Both the factories are equipped with Quality Assurance Labs. As in every field, technology in this space is also evolving. As a company obsessed with quality and with a vision to offer the best to the consumer, we are keenly watching technological developments and are open to embracing newer technologies and practices,. We have also partnered with some co-packers as strategic partners who ensure our products reach the market in the best possible manner.

SMBS: What is the retail model?

MA: Our core business lies in the area of import, export, trading, and manufacturing of processed and frozen food. Our retail model is simple, like any other FMCG player, but in a way it is also complex because it is flexible and made to fit the requirement. For example, we have the usual FMCG model of Distributor-to-Retailer in many cities of the country. At the same time, in large cities like Bengaluru and Chennai, we distribute directly to retail outlets without any distributor in between. 

We also supply customised products to various leading food service companies in India. We have retailed the multi-category product portfolio across the country. The company also has a presence in the Indian ethnic export market such as the USA, Canada, and UK.

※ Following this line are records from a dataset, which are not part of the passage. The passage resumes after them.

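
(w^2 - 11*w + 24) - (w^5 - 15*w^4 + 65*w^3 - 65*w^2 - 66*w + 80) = -w^5 + 15*w^4 - 65*w^3 + 66*w^2 + 55*w - 56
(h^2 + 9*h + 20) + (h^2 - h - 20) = 2*h^2 + 8*h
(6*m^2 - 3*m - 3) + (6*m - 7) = 6*m^2 + 3*m - 10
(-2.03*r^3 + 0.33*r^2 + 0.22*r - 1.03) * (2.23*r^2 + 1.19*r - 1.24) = -4.5269*r^5 - 1.6798*r^4 + 3.4005*r^3 - 2.4443*r^2 - 1.4985*r + 1.2772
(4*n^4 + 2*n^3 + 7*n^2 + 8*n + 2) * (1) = 4*n^4 + 2*n^3 + 7*n^2 + 8*n + 2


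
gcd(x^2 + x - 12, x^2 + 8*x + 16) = x + 4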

We also launched first-of-its-kind of products curated by Michelin Star Chef Alfred Prasad, and are launching products with his expertise in recipe development. We also recently tied up with cloud kitchens, which is also a first by any packaged food player in the country. 

This way, our flexibility and constant innovation gives us an edge over our competition such as ITC, IFB, Godrej Yummys, McCain, and Venky’s. 

Inside the Sumeru Foods warehouse

SMBS: How is the company using digital platforms to market the products? 

MA: Our target audience is every household. Digital is the way forward because most of our audience is on various digital platforms and hence reaching out to the consumers via their preferred channels helps. We are using digital in spreading awareness about the brand and letting people know about our range of products. 

Through digital, we educate the audience that our products don’t have any added preservatives and that it’s safe for everyone to consume. New products announcements are also more noticed on these channels. We believe in acquiring followers who are true to us in terms of habit and love to keep the brand engagement high.

SMBS: What are the future plans for the company?

MA: Once, Sumeru faced a tough moment when the US declared anti-dumping duty on Indian shrimps while it had a dozen containers in the sea enroute to the US. While difficult to predict these kind of challenges, we intend to become the largest frozen food brand, become known for the best innovations, and break the clutter in the category. 

Having seen the popularity of momos in India, we plan to launch a range of vegetarian and non-vegetarian momos. This way, as a brand with 30 years of experience, we will drive the category leadership position in the segment. We are also working on some disruptive channel ideas and looking at global market expansion which has a huge potential for Indian cuisine.

Our plans are backed with the proof of value shown in the growth of our retail sales. As Indian customers move towards the frozen food industry gradually, Sumeru can become even more prominent in the frozen food industry.